Não bastou aos anti-trumpistas considerar Trump um mau candidato, ou lamentar a sua eleição. Precisaram de o deslegitimar. Numa primeira fase, foi acusado de ser o presidente votado pelos pobres e pelos ignorantes. Não se percebia onde os anti-trumpistas queriam chegar: voltar aos regimes censitários do século XIX? Numa segunda fase, descobriram outra história: Trump não teria sido afinal eleito pelos americanos, mas nomeado por decreto de Vladimir Putin. Mais uma vez, não se percebe o objectivo: sugerir que, afinal, a democracia americana é um teatro de marionetas manipuladas à vontade pelo Kremlin? Quem é que, afinal, quer voltar os cidadãos contra o sistema democrático?
Tem sido costume rasgar as vestes por causa da ameaça de Trump à democracia. Mas os anti-trumpistas não parecem menos perigosos. Não é apenas a sua indisponibilidade para reconhecer eleições. É também o à-vontade com que, há umas semanas, citavam os relatórios “impossíveis de verificar” do BuzzFeed, porque, imagine-se, Trump também usara “notícias falsas”. A estratégia anti-trumpista é esta: acusar Trump de certos métodos maldosos, para depois recorrer aos mesmos métodos, com a desculpa criada pela acusação inicial. Viu-se ainda isso na orquestra de insultos e ameaças a que foram sujeitos os artistas alinhados para as festas da tomada de posse. A jovem cantora que aceitou cantar o hino tem uma irmã transgénero, que foi logo coberta de injúrias homofóbicas pelos anti-trumpistas. Ou seja, entre a intolerância, a mentira e o assédio, os anti-trumpistas vão praticando o que clamam que Trump fez ou fará mais tarde. Se estes são os defensores da democracia, então a democracia não precisa de inimigos.
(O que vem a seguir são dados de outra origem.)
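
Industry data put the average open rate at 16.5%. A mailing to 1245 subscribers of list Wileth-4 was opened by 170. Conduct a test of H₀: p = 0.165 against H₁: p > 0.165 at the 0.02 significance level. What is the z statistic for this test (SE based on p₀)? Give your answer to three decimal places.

p̂ = 170/1245 = 0.136546.
Standard error under H₀: √(0.165×0.835/1245) = 0.010520.
z = (0.136546 − 0.165)/0.010520 = -0.028454/0.010520 = -2.705.
p-value = P(Z > -2.705) ≈ 0.9966; since p > α = 0.02, fail to reject H₀.

z = -2.705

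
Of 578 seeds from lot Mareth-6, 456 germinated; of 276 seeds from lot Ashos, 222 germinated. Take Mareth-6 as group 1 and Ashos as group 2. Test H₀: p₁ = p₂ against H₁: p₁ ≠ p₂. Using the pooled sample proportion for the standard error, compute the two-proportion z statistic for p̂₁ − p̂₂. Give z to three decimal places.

z = -0.521

p̂₁ = 456/578 = 0.78893, p̂₂ = 222/276 = 0.80435.
Pooled p̂ = (456+222)/(578+276) = 678/854 = 0.79391.
SE = √(p̂(1−p̂)(1/n₁+1/n₂)) = √(0.79391·0.20609·0.00535329) = √(0.000875886) = 0.02960.
z = (0.78893 − 0.80435)/0.02960 = -0.01542/0.02960 = -0.521.
p-value = 2·P(Z > 0.521) ≈ 0.6023.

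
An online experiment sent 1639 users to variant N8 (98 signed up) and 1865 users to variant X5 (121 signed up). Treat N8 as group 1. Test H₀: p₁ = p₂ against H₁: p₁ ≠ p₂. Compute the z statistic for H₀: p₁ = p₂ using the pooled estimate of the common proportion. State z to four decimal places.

z = -0.6207

p̂₁ = 98/1639 = 0.0597926, p̂₂ = 121/1865 = 0.0648794.
Pooled p̂ = (98+121)/(1639+1865) = 219/3504 = 0.0625000.
SE = √(0.0585938 × 0.00114632) = 0.0081956.
z = (0.0597926 − 0.0648794)/0.0081956 = -0.0050868/0.0081956 = -0.6207.
Two-sided p-value ≈ 2·Φ(−0.621) = 0.5348.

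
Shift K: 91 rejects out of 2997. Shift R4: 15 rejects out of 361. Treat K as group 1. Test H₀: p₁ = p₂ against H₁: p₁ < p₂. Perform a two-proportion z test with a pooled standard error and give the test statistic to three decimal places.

z = -1.149

p̂₁ = 91/2997 ≈ 0.03036, p̂₂ = 15/361 ≈ 0.04155.
Pooled p̂ = (91+15)/(2997+361) = 106/3358 = 0.03157.
SE = √(p̂(1−p̂)(1/n₁+1/n₂)) = √(0.03157·0.96843·0.00310375) = √(9.48815e-05) = 0.00974.
z = (0.03036 − 0.04155)/0.00974 = -0.01119/0.00974 = -1.149.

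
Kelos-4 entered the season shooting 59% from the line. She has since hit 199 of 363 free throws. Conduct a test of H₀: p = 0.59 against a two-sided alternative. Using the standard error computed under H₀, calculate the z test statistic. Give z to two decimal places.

p̂ = 199/363 = 0.5482.
Standard error under H₀: √(0.59×0.41/363) = 0.0258.
z = (0.5482 − 0.59)/0.0258 = -0.0418/0.0258 = -1.62.
Two-sided p-value ≈ 2·Φ(−1.619) = 0.1055.

z = -1.62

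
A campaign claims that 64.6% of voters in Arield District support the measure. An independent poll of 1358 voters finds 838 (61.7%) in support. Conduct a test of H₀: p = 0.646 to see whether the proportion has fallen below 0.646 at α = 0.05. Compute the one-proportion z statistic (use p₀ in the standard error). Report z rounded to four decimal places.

z = -2.2283

p̂ = 838/1358 ≈ 0.6170839.
Standard error under H₀: √(0.646×0.354/1358) = 0.0129768.
z = (0.6170839 − 0.646)/0.0129768 = -0.0289161/0.0129768 = -2.2283.
p-value = P(Z < -2.228) ≈ 0.0129, so at α = 0.05 we reject H₀.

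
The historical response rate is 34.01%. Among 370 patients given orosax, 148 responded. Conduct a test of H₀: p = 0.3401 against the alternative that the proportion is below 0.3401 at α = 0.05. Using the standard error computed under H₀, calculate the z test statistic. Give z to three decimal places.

p̂ = 148/370 = 0.40000.
Under H₀, SE = √(0.3401·0.6599/370) = √(0.000606573) = 0.02463.
z = (0.40000 − 0.3401)/0.02463 = 0.05990/0.02463 = 2.432.
p-value = P(Z < 2.432) ≈ 0.9925. With α = 0.05, fail to reject H₀.

z = 2.432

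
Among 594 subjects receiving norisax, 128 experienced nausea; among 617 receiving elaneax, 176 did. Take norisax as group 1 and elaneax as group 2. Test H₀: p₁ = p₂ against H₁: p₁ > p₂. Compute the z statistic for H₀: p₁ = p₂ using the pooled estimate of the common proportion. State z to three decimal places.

z = -2.799

p̂₁ = 128/594 ≈ 0.21549, p̂₂ = 176/617 ≈ 0.28525.
Pooled p̂ = (128+176)/(594+617) = 304/1211 = 0.25103.
SE = √(0.188015 × 0.00330425) = 0.02492.
z = (0.21549 − 0.28525)/0.02492 = -0.06976/0.02492 = -2.799.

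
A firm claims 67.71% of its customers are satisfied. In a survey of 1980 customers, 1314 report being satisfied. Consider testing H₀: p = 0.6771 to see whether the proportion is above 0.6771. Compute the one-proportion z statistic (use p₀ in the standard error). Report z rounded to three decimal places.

p̂ = 1314/1980 ≈ 0.66364.
SE = √(p₀(1−p₀)/n) = √(0.21864/1980) = 0.01051.
z = (0.66364 − 0.6771)/0.01051 = -0.01346/0.01051 = -1.281.
p-value = P(Z > -1.281) ≈ 0.8999.

z = -1.281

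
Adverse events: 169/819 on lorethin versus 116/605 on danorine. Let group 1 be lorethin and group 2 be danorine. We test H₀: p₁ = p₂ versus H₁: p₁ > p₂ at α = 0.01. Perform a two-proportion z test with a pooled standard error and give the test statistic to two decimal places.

p̂₁ = 169/819 ≈ 0.2063, p̂₂ = 116/605 ≈ 0.1917.
Pooled p̂ = (169+116)/(819+605) = 285/1424 = 0.2001.
SE = √(0.160084 × 0.00287389) = 0.0214.
z = (0.2063 − 0.1917)/0.0214 = 0.0146/0.0214 = 0.68.
p-value = P(Z > 0.681) ≈ 0.2478, so at α = 0.01 we fail to reject H₀.

z = 0.68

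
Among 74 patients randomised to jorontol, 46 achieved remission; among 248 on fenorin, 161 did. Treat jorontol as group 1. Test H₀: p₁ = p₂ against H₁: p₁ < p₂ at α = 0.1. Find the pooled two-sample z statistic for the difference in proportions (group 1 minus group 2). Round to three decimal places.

p̂₁ = 46/74 ≈ 0.62162, p̂₂ = 161/248 ≈ 0.64919.
Pooled p̂ = (46+161)/(74+248) = 207/322 = 0.64286.
SE = √(p̂(1−p̂)(1/n₁+1/n₂)) = √(0.64286·0.35714·0.0175458) = √(0.00402837) = 0.06347.
z = (0.62162 − 0.64919)/0.06347 = -0.02757/0.06347 = -0.434.
p-value = P(Z < -0.434) ≈ 0.3320. With α = 0.1, fail to reject H₀.

z = -0.434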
No meio deste circo, vão passando, sem muito debate, as más ideias de Trump: as suas dúvidas sobre o comércio livre, que deixaram o líder do Partido Comunista Chinês como último advogado da globalização, ou as suas incertezas sobre as alianças dos EUA, que ainda podem tornar Putin mais ousado. Mas percebe-se porque não há grande discussão. É que essas são também as ideias dos anti-trumpistas, onde estão os grandes inimigos da liberdade económica e do “imperialismo americano”. Mais ainda: são ideias que correspondem, na sua essência, a inclinações de Obama, que entregou metade da Ucrânia e a Síria a Putin, ou a cedências de Clinton, que acabou a sua campanha a prometer afundar os grandes tratados de comércio. Se os EUA se distanciarem do mundo, pondo em causa os fundamentos internacionais da prosperidade e da liberdade, o primeiro capítulo da história desse distanciamento não será a presidência de Donald Trump.
É de bom tom preocuparmo-nos com Trump. Mas em que sentido é o novo presidente americano verdadeiramente preocupante? No sentido em que as más tendências e as péssimas ideias que agora toda a gente finge que são exclusivo de Trump não começaram com ele e não acabam nele.